Michał Rudkowski, przewodniczący Klubu Gazety Polskiej w Myślenicach - O wyborze Karola Wojtyły na Papieża dowiedziałem się z radia, którego słuchałem z moją ś. p. babcią popołudniu, kiedy uczyłem się u niej. Byłem wtedy na początku pierwszej klasy liceum i miałem 15 lat. Niedokońca dotarła do mnie waga tego wydarzenia, gdyż byłem bardzo młodym człowiekiem i nie docierała jeszcze olbrzymia przemiana, jaka miała nastąpić w sercach wszystkich Polaków i w naszej Ojczyźnie już na początku pontyfikatu. Był to dla naszej rodziny szczególny czas, gdyż wtedy rozpoczęła się śmiertelna choroba naszego ojca. Ja i moja o trzy lata młodsza siostra musieliśmy się z tą sytuacją zmierzyć, w naszym dziecięcym życiu. Mam w pamięci ostatni wspólny obiad, gdy ojciec dostał przepustkę ze szpitala w Myślenicach na niedzielę, była to niedziela 22 października, gdy odbywała się msza św. inauguracyjna na placu św. Piotra w Rzymie. Była to pierwsza transmisja mszy św. w komunistycznej telewizji.

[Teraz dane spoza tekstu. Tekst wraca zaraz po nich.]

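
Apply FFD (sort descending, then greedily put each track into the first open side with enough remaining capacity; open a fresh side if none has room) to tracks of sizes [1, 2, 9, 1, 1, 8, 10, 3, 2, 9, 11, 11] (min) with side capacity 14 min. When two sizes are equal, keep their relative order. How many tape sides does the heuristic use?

Sorted descending: 11, 11, 10, 9, 9, 8, 3, 2, 2, 1, 1, 1.
  11 → side 1 (new)  [load 11/14]
  11 → side 2 (new)  [load 11/14]
  10 → side 3 (new)  [load 10/14]
  9 → side 4 (new)  [load 9/14]
  9 → side 5 (new)  [load 9/14]
  8 → side 6 (new)  [load 8/14]
  3 → side 1  [load 14/14]
  2 → side 2  [load 13/14]
  2 → side 3  [load 12/14]
  1 → side 2  [load 14/14]
  1 → side 3  [load 13/14]
  1 → side 3  [load 14/14]
6 tape sides opened.

6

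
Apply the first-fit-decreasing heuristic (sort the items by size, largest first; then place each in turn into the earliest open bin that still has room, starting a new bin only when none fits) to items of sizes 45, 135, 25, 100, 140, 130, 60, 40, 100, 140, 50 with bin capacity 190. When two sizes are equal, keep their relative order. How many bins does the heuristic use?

6

Sorted descending: 140, 140, 135, 130, 100, 100, 60, 50, 45, 40, 25.
  140 → bin 1 (new)  [load 140/190]
  140 → bin 2 (new)  [load 140/190]
  135 → bin 3 (new)  [load 135/190]
  130 → bin 4 (new)  [load 130/190]
  100 → bin 5 (new)  [load 100/190]
  100 → bin 6 (new)  [load 100/190]
  60 → bin 4  [load 190/190]
  50 → bin 1  [load 190/190]
  45 → bin 2  [load 185/190]
  40 → bin 3  [load 175/190]
  25 → bin 5  [load 125/190]
6 bins opened.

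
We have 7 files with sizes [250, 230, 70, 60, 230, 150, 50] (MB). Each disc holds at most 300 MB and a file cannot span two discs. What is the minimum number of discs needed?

Total = 250 + 230 + 230 + 150 + 70 + 60 + 50 = 1040 MB.
Lower bound: ⌈1040/300⌉ = 4 discs.
A packing using 4 discs:
  disc 1: 250 + 50 = 300
  disc 2: 230 + 70 = 300
  disc 3: 230 + 60 = 290
  disc 4: 150 = 150
This matches the lower bound, so 4 is optimal.

4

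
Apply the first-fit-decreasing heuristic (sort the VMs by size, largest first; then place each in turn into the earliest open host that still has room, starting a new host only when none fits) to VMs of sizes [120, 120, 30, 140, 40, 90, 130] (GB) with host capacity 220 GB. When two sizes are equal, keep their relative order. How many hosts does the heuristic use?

Sorted descending: 140, 130, 120, 120, 90, 40, 30.
  140 → host 1 (new)  [load 140/220]
  130 → host 2 (new)  [load 130/220]
  120 → host 3 (new)  [load 120/220]
  120 → host 4 (new)  [load 120/220]
  90 → host 2  [load 220/220]
  40 → host 1  [load 180/220]
  30 → host 1  [load 210/220]
4 hosts opened.

4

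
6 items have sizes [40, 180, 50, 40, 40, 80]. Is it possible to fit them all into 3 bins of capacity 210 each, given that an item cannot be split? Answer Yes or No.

Yes

A valid assignment using 3 bins:
  bin 1: 180 = 180
  bin 2: 80 + 50 + 40 + 40 = 210
  bin 3: 40 = 40
Every load is within 210, so 3 bins suffice.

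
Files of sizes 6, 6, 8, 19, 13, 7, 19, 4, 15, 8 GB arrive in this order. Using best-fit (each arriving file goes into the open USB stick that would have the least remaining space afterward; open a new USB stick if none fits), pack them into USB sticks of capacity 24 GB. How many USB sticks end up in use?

  6 → USB stick 1 (new)  [load 6/24]
  6 → USB stick 1  [load 12/24]
  8 → USB stick 1  [load 20/24]
  19 → USB stick 2 (new)  [load 19/24]
  13 → USB stick 3 (new)  [load 13/24]
  7 → USB stick 3  [load 20/24]
  19 → USB stick 4 (new)  [load 19/24]
  4 → USB stick 1  [load 24/24]
  15 → USB stick 5 (new)  [load 15/24]
  8 → USB stick 5  [load 23/24]
5 USB sticks opened.

5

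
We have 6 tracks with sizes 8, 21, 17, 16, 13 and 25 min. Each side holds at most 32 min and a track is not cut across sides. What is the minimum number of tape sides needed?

4

Total = 25 + 21 + 17 + 16 + 13 + 8 = 100 min.
Lower bound: ⌈100/32⌉ = 4 tape sides.
A packing using 4 tape sides:
  side 1: 25 = 25
  side 2: 21 + 8 = 29
  side 3: 17 + 13 = 30
  side 4: 16 = 16
This matches the lower bound, so 4 is optimal.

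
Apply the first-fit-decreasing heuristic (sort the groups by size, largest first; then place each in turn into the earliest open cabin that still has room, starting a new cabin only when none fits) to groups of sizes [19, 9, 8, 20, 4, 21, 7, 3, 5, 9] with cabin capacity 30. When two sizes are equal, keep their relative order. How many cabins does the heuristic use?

Sorted descending: 21, 20, 19, 9, 9, 8, 7, 5, 4, 3.
  21 → cabin 1 (new)  [load 21/30]
  20 → cabin 2 (new)  [load 20/30]
  19 → cabin 3 (new)  [load 19/30]
  9 → cabin 1  [load 30/30]
  9 → cabin 2  [load 29/30]
  8 → cabin 3  [load 27/30]
  7 → cabin 4 (new)  [load 7/30]
  5 → cabin 4  [load 12/30]
  4 → cabin 4  [load 16/30]
  3 → cabin 3  [load 30/30]
4 cabins opened.

4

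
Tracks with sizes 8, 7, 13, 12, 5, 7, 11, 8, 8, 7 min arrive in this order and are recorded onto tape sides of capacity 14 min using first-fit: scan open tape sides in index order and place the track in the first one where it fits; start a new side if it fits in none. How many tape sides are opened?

  8 → side 1 (new)  [load 8/14]
  7 → side 2 (new)  [load 7/14]
  13 → side 3 (new)  [load 13/14]
  12 → side 4 (new)  [load 12/14]
  5 → side 1  [load 13/14]
  7 → side 2  [load 14/14]
  11 → side 5 (new)  [load 11/14]
  8 → side 6 (new)  [load 8/14]
  8 → side 7 (new)  [load 8/14]
  7 → side 8 (new)  [load 7/14]
8 tape sides opened.

8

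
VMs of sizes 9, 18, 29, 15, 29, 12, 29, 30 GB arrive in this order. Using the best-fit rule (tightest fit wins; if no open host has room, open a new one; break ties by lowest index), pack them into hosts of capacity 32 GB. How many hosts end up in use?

  9 → host 1 (new)  [load 9/32]
  18 → host 1  [load 27/32]
  29 → host 2 (new)  [load 29/32]
  15 → host 3 (new)  [load 15/32]
  29 → host 4 (new)  [load 29/32]
  12 → host 3  [load 27/32]
  29 → host 5 (new)  [load 29/32]
  30 → host 6 (new)  [load 30/32]
6 hosts opened.

6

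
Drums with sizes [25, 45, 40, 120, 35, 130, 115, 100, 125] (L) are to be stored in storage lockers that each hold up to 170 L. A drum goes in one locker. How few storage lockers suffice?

Total = 130 + 125 + 120 + 115 + 100 + 45 + 40 + 35 + 25 = 735 L.
Lower bound: ⌈735/170⌉ = 5 storage lockers.
A packing using 5 storage lockers:
  locker 1: 130 + 40 = 170
  locker 2: 125 + 45 = 170
  locker 3: 120 + 35 = 155
  locker 4: 115 + 25 = 140
  locker 5: 100 = 100
This matches the lower bound, so 5 is optimal.

5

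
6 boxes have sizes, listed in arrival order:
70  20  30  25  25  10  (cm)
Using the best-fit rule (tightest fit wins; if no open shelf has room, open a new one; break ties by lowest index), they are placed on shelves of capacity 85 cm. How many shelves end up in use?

3

  70 → shelf 1 (new)  [load 70/85]
  20 → shelf 2 (new)  [load 20/85]
  30 → shelf 2  [load 50/85]
  25 → shelf 2  [load 75/85]
  25 → shelf 3 (new)  [load 25/85]
  10 → shelf 2  [load 85/85]
3 shelves opened.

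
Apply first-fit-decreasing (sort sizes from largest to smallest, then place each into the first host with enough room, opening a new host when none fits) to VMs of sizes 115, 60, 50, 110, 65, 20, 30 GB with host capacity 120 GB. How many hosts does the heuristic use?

Sorted descending: 115, 110, 65, 60, 50, 30, 20.
  115 → host 1 (new)  [load 115/120]
  110 → host 2 (new)  [load 110/120]
  65 → host 3 (new)  [load 65/120]
  60 → host 4 (new)  [load 60/120]
  50 → host 3  [load 115/120]
  30 → host 4  [load 90/120]
  20 → host 4  [load 110/120]
4 hosts opened.

4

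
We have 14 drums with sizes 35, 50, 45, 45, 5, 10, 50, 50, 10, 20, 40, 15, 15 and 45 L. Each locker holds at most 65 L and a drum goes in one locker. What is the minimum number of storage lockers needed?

Total = 50 + 50 + 50 + 45 + 45 + 45 + 40 + 35 + 20 + 15 + 15 + 10 + 10 + 5 = 435 L.
Lower bound: ⌈435/65⌉ = 7 storage lockers.
Also, 8 drums each exceed 65/2 L, and no two of those can share a locker, so at least 8 storage lockers are needed.
A packing using 8 storage lockers:
  locker 1: 50 + 15 = 65
  locker 2: 50 + 15 = 65
  locker 3: 50 + 10 + 5 = 65
  locker 4: 45 + 20 = 65
  locker 5: 45 + 10 = 55
  locker 6: 45 = 45
  locker 7: 40 = 40
  locker 8: 35 = 35
This matches the lower bound, so 8 is optimal.

8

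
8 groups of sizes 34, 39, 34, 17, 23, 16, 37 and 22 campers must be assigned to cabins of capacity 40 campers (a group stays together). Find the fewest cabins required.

Total = 39 + 37 + 34 + 34 + 23 + 22 + 17 + 16 = 222 campers.
Lower bound: ⌈222/40⌉ = 6 cabins.
A packing using 6 cabins:
  cabin 1: 39 = 39
  cabin 2: 37 = 37
  cabin 3: 34 = 34
  cabin 4: 34 = 34
  cabin 5: 23 + 17 = 40
  cabin 6: 22 + 16 = 38
This matches the lower bound, so 6 is optimal.

6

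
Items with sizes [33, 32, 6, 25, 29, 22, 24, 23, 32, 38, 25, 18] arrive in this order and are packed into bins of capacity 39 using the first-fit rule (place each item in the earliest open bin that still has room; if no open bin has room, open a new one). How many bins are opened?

11

  33 → bin 1 (new)  [load 33/39]
  32 → bin 2 (new)  [load 32/39]
  6 → bin 1  [load 39/39]
  25 → bin 3 (new)  [load 25/39]
  29 → bin 4 (new)  [load 29/39]
  22 → bin 5 (new)  [load 22/39]
  24 → bin 6 (new)  [load 24/39]
  23 → bin 7 (new)  [load 23/39]
  32 → bin 8 (new)  [load 32/39]
  38 → bin 9 (new)  [load 38/39]
  25 → bin 10 (new)  [load 25/39]
  18 → bin 11 (new)  [load 18/39]
11 bins opened.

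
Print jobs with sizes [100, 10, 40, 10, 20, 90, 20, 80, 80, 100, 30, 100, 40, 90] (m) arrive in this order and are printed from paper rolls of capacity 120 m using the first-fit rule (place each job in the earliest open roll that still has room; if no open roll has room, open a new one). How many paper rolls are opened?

8

  100 → roll 1 (new)  [load 100/120]
  10 → roll 1  [load 110/120]
  40 → roll 2 (new)  [load 40/120]
  10 → roll 1  [load 120/120]
  20 → roll 2  [load 60/120]
  90 → roll 3 (new)  [load 90/120]
  20 → roll 2  [load 80/120]
  80 → roll 4 (new)  [load 80/120]
  80 → roll 5 (new)  [load 80/120]
  100 → roll 6 (new)  [load 100/120]
  30 → roll 2  [load 110/120]
  100 → roll 7 (new)  [load 100/120]
  40 → roll 4  [load 120/120]
  90 → roll 8 (new)  [load 90/120]
8 paper rolls opened.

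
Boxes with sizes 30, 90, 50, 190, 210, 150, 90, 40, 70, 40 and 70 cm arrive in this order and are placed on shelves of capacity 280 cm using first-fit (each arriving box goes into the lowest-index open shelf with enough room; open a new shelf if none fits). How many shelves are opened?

4

  30 → shelf 1 (new)  [load 30/280]
  90 → shelf 1  [load 120/280]
  50 → shelf 1  [load 170/280]
  190 → shelf 2 (new)  [load 190/280]
  210 → shelf 3 (new)  [load 210/280]
  150 → shelf 4 (new)  [load 150/280]
  90 → shelf 1  [load 260/280]
  40 → shelf 2  [load 230/280]
  70 → shelf 3  [load 280/280]
  40 → shelf 2  [load 270/280]
  70 → shelf 4  [load 220/280]
4 shelves opened.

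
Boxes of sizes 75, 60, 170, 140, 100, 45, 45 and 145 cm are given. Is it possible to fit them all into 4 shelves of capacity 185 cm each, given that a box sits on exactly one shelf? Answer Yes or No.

Total = 780 cm; ⌈780/185⌉ = 5.
At least 5 shelves are required, but only 4 are allowed.

No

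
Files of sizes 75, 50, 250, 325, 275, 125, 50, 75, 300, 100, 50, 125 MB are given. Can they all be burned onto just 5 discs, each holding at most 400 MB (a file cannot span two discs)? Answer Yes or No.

Yes

A valid assignment using 5 discs:
  disc 1: 325 + 75 = 400
  disc 2: 300 + 100 = 400
  disc 3: 275 + 125 = 400
  disc 4: 250 + 125 = 375
  disc 5: 75 + 50 + 50 + 50 = 225
Every load is within 400 MB, so 5 discs suffice.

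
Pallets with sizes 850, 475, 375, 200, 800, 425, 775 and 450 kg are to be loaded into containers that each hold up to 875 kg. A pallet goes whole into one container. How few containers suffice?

6

Total = 850 + 800 + 775 + 475 + 450 + 425 + 375 + 200 = 4350 kg.
Lower bound: ⌈4350/875⌉ = 5 containers.
A packing using 6 containers:
  container 1: 850 = 850
  container 2: 800 = 800
  container 3: 775 = 775
  container 4: 475 + 375 = 850
  container 5: 450 + 425 = 875
  container 6: 200 = 200
No arrangement into 5 containers stays within capacity, so 6 is optimal.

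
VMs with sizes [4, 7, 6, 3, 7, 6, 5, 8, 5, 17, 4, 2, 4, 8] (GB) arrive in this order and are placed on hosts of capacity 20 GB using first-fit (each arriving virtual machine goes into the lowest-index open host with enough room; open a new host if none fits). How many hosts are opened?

5

  4 → host 1 (new)  [load 4/20]
  7 → host 1  [load 11/20]
  6 → host 1  [load 17/20]
  3 → host 1  [load 20/20]
  7 → host 2 (new)  [load 7/20]
  6 → host 2  [load 13/20]
  5 → host 2  [load 18/20]
  8 → host 3 (new)  [load 8/20]
  5 → host 3  [load 13/20]
  17 → host 4 (new)  [load 17/20]
  4 → host 3  [load 17/20]
  2 → host 2  [load 20/20]
  4 → host 5 (new)  [load 4/20]
  8 → host 5  [load 12/20]
5 hosts opened.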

Ojciec zmarł 4 kwietnia 1979 r. w szpitalu w Krakowie na dwa miesiące przed przybyciem Jana Pawła II do Polski z pierwszą pielgrzymką. Od tego czasu czułem a z upływem lat czuje coraz bardziej, że był on dla mnie jak ojciec.
Ks. prof. dr hab. Michał Piela SDS, autor publikacji o historii parafii pw. NNMP w Myślenicach był wtedy studentem- Miałem wtedy 20 lat i byłem na drugim roku Filozofii w Wyższym Seminarium Duchownym w Bagnie koło Wrocławia. Pamiętam, że jak podano tę informację to pobiegliśmy z kolegami do świetlicy na wieczorne wydanie wiadomości, żeby zobaczyć, że to jest możliwe. Było to dla nas ogromne zaskoczenie, że coś takiego się w ogóle dokonało. Jako 20-latek byłem zdumiony, że papież może być spoza Włoch i do tego z Polski. Pamiętam, że moi starsi koledzy mówili wtedy, że kard. Wojtyła był na Soborze Watykańskim II, zna wiele języków obcych i jest obyty w świecie. Z czasem dotarło do mnie, że ten wybór to dar polskiego katolicyzmu dla całego świata.
Marek Stoszek, kulturoznawca i pasjonat historii, red. naczelny Gazety Myślenickiej: - Pamiętam ten dzień, jakby to było wczoraj, był to poniedziałek, a ja byłem w III klasie szkoły podstawowej. W kuchni pod okiem mamy odrabiałem lekcje. Tata właśnie wrócił z pracy i robił sobie coś do zjedzenia, rodzice rozmawiali o mijającym dniu, nagle do domu dosłownie „ wparował”, bo tak to trzeba określić, z hukiem mój starszy brat. Od progu krzyczał „ co tak siedzicie spokojnie, nic nie wiecie!? Karol Wojtyła został Papieżem”! Ja nieświadomy niczego siedziałem nad książkami, ale rodzice poderwali się na równe nogi. Pamiętam tata powiedział do brata „ Jezus Maria dziecko, co ty mówisz”? Mama zaczęła płakać. Wtedy, nie tak jak obecnie, telewizor czy radio, włączaliśmy okazyjnie, tata odpalił naszego czarno – białego „ Korala” a tam już podawali tę niesamowitą nowinę. Mam pobiegła do zaprzyjaźnionych sąsiadek w klatce naszego bloku, aby podzielić się radością. Pamiętam też, że tata miał takie ogromne lampowe radio, przeznaczone wyłącznie do dosłuchania rozgłośni „Wolna Europa” słuchał go w tym dniu długo w noc.
Jako mały chłopiec wiedziałem, że stało się coś wielkiego, ale dopiero po latach zrozumiałem, co dane mi było przeżyć i że mogłem dorastać w cieniu Świętego, którego dane mi było spotkać osobiście.